Military Misconduct Spikes, Raises Questions About Modern War and Volunteer Armies

It’s been a rough decade for the military and 2014 shows no signs of slowin' down the camo-clad sorrow.

The latest bad news: recently released data indicates the number of U.S. soldiers forced out of the Army due to criminal activity or misconduct has climbed over the last several years. Specifically, the number of Army officers dismissed for misconduct has more than tripled in the last three years, and the number of enlisted soldiers ousted has gone from approximately 5,600 (in 2007 at the peak of the Iraq war) to more than 11,000 last year.

Military leaders and commentators site three major variables:

  1. The long and intensive conflicts in Iraq and Afghanistan drew in increasing numbers of U.S. troops, and more soldiers with behavioral issues were allowed to remain than would otherwise be tolerated.
  2. The longevity and intensity of the conflict created a greater focus on battle competence (gettin’ it done) than character.
  3. Finally—to state the obvious—long, repeated deployments to the front lines take a significant toll on soldiers, and can create psychological and behavioral problems.

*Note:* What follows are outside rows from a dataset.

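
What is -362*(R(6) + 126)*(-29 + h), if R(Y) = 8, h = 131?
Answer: -4947816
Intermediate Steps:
-362*(R(6) + 126)*(-29 + h) = -362*(8 + 126)*(-29 + 131) = -48508*102 = -362*13668 = -4947816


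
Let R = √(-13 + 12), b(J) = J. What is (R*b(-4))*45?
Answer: -180*I ≈ -180.0*I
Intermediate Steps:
R = I (R = √(-1) = I ≈ 1.0*I)
(R*b(-4))*45 = (I*(-4))*45 = -4*I*45 = -180*I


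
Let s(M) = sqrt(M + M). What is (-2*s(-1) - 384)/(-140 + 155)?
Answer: -128/5 - 2*I*sqrt(2)/15 ≈ -25.6 - 0.18856*I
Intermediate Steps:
s(M) = sqrt(2)*sqrt(M) (s(M) = sqrt(2*M) = sqrt(2)*sqrt(M))
(-2*s(-1) - 384)/(-140 + 155) = (-2*sqrt(2)*sqrt(-1) - 384)/(-140 + 155) = (-2*sqrt(2)*I - 384)/15 = (-2*I*sqrt(2) - 384)*(1/15) = (-384 - 2*I*sqrt(2))*(1/15) = -128/5 - 2*I*sqrt(2)/15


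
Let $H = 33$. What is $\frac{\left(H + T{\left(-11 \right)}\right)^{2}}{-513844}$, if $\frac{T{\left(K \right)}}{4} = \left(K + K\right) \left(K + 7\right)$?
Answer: $- \frac{148225}{513844} \approx -0.28846$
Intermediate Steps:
$T{\left(K \right)} = 8 K \left(7 + K\right)$ ($T{\left(K \right)} = 4 \left(K + K\right) \left(K + 7\right) = 4 \cdot 2 K \left(7 + K\right) = 8 K \left(7 + K\right)$)
$\frac{\left(H + T{\left(-11 \right)}\right)^{2}}{-513844} = \frac{\left(33 + 8 \left(-11\right) \left(7 - 11\right)\right)^{2}}{-513844} = \left(33 + 8 \left(-11\right) \left(-4\right)\right)^{2} \left(- \frac{1}{513844}\right) = \left(33 + 352\right)^{2} \left(- \frac{1}{513844}\right) = 385^{2} \left(- \frac{1}{513844}\right) = 148225 \left(- \frac{1}{513844}\right) = - \frac{148225}{513844}$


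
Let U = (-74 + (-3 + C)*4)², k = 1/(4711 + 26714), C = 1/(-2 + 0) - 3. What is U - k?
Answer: 314249999/31425 ≈ 10000.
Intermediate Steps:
C = -7/2 (C = 1/(-2) - 3 = -½ - 3 = -7/2 ≈ -3.5000)
k = 1/31425 ≈ 3.1822e-5
U = 10000 (U = (-74 + (-3 - 7/2)*4)² = (-74 - 13/2*4)² = (-74 - 26)² = (-100)² = 10000)
U - k = 10000 - 1*1/31425 = 10000 - 1/31425 = 314249999/31425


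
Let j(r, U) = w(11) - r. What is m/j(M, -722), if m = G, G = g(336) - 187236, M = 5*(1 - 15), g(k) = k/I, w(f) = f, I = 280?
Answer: -312058/135 ≈ -2311.5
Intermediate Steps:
g(k) = k/280
M = -70 (M = 5*(-14) = -70)
j(r, U) = 11 - r
G = -936174/5 (G = (1/280)*336 - 187236 = 6/5 - 187236 = -936174/5 ≈ -1.8723e+5)
m = -936174/5 ≈ -1.8723e+5
m/j(M, -722) = -936174/(5*(11 - 1*(-70))) = -936174/(5*(11 + 70)) = -936174/5/81 = -936174/5*1/81 = -312058/135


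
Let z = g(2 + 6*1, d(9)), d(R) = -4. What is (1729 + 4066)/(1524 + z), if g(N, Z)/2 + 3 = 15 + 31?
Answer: 1159/322 ≈ 3.5994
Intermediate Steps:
g(N, Z) = 86 (g(N, Z) = -6 + 2*(15 + 31) = -6 + 2*46 = -6 + 92 = 86)
z = 86
(1729 + 4066)/(1524 + z) = (1729 + 4066)/(1524 + 86) = 5795/1610 = 5795*(1/1610) = 1159/322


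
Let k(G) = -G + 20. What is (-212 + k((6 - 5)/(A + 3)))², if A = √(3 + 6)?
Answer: 1329409/36 ≈ 36928.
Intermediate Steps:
A = 3 (A = √9 = 3)
k(G) = 20 - G
(-212 + k((6 - 5)/(A + 3)))² = (-212 + (20 - (6 - 5)/(3 + 3)))² = (-212 + (20 - 1/6))² = (-212 + (20 - 1*⅙))² = (-212 + (20 - ⅙))² = (-212 + 119/6)² = (-1153/6)² = 1329409/36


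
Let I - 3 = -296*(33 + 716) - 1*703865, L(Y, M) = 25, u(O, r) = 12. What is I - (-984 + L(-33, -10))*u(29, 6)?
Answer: -914058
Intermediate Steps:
I = -925566 (I = 3 + (-296*(33 + 716) - 1*703865) = 3 + (-296*749 - 703865) = 3 + (-221704 - 703865) = 3 - 925569 = -925566)
I - (-984 + L(-33, -10))*u(29, 6) = -925566 - (-984 + 25)*12 = -925566 - (-959)*12 = -925566 - 1*(-11508) = -925566 + 11508 = -914058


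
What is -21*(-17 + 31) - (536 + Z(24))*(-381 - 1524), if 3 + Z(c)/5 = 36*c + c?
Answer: 9450411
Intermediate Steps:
Z(c) = -15 + 185*c (Z(c) = -15 + 5*(36*c + c) = -15 + 5*(37*c) = -15 + 185*c)
-21*(-17 + 31) - (536 + Z(24))*(-381 - 1524) = -21*(-17 + 31) - (536 + (-15 + 185*24))*(-381 - 1524) = -21*14 - (536 + (-15 + 4440))*(-1905) = -294 - (536 + 4425)*(-1905) = -294 - 4961*(-1905) = -294 - 1*(-9450705) = -294 + 9450705 = 9450411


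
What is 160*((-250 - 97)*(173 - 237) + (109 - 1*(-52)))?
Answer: 3579040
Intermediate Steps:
160*((-250 - 97)*(173 - 237) + (109 - 1*(-52))) = 160*(-347*(-64) + (109 + 52)) = 160*(22208 + 161) = 160*22369 = 3579040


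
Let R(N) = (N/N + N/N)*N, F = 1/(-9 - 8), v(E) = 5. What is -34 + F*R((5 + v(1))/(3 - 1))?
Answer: -588/17 ≈ -34.588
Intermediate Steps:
F = -1/17 (F = 1/(-17) = -1/17 ≈ -0.058824)
R(N) = 2*N (R(N) = (1 + 1)*N = 2*N)
-34 + F*R((5 + v(1))/(3 - 1)) = -34 - 2*(5 + 5)/(3 - 1)/17 = -34 - 2*10/2/17 = -34 - 2*10*(½)/17 = -34 - 2*5/17 = -34 - 1/17*10 = -34 - 10/17 = -588/17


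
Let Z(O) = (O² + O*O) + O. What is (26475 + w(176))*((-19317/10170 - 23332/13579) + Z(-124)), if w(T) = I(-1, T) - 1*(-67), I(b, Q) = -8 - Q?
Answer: 6192927961065467/7672135 ≈ 8.0720e+8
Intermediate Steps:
Z(O) = O + 2*O² (Z(O) = (O² + O²) + O = 2*O² + O = O + 2*O²)
w(T) = 59 - T (w(T) = (-8 - T) - 1*(-67) = (-8 - T) + 67 = 59 - T)
(26475 + w(176))*((-19317/10170 - 23332/13579) + Z(-124)) = (26475 + (59 - 1*176))*((-19317/10170 - 23332/13579) - 124*(1 + 2*(-124))) = (26475 + (59 - 176))*((-19317*1/10170 - 23332*1/13579) - 124*(1 - 248)) = (26475 - 117)*((-6439/3390 - 23332/13579) - 124*(-247)) = 26358*(-166530661/46032810 + 30628) = 26358*(1409726374019/46032810) = 6192927961065467/7672135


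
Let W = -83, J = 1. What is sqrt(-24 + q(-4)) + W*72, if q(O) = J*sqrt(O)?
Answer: -5976 + sqrt(-24 + 2*I) ≈ -5975.8 + 4.9032*I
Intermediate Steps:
q(O) = sqrt(O) (q(O) = 1*sqrt(O) = sqrt(O))
sqrt(-24 + q(-4)) + W*72 = sqrt(-24 + sqrt(-4)) - 83*72 = sqrt(-24 + 2*I) - 5976 = -5976 + sqrt(-24 + 2*I)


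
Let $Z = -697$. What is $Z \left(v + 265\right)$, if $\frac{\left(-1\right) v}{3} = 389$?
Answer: $628694$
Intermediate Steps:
$v = -1167$ ($v = \left(-3\right) 389 = -1167$)
$Z \left(v + 265\right) = - 697 \left(-1167 + 265\right) = \left(-697\right) \left(-902\right) = 628694$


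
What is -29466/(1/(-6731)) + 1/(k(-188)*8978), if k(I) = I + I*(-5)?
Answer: 1339054387200577/6751456 ≈ 1.9834e+8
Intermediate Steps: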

With our military exit from the Middle East and concurrent budget cuts, the Army and Navy are downsizing—including getting rid of problem soldiers, and becoming more selective about who can join.

But let's consider common conceptions about volunteer vs. drafted militaries. Wars that draft get a much fuller representation of the general population: from Gung-Ho G.I. Joe to I-Don’t-Wanna-Go Moe. And military dynamics show it: in Vietnam, relations between enlisted men and their officers were often fraught and discipline lagged, especially as the war dragged on.

But since the draft was lifted, the military has prioritized the cultivation of committed, disciplined, military professionals (still plenty to critique, but it has traditionally been less rogue nonetheless). So the fact that the military has been having such behavioral problems in the last few years might reveal the limitations of the all-volunteer force: maybe there’s a tipping point in conflict intensity where the military starts looking more like a melting-pot drafted force, and less like duty-bound boy scouts.

As for the recent rash of misconduct among military brass—that's still got everyone puzzled.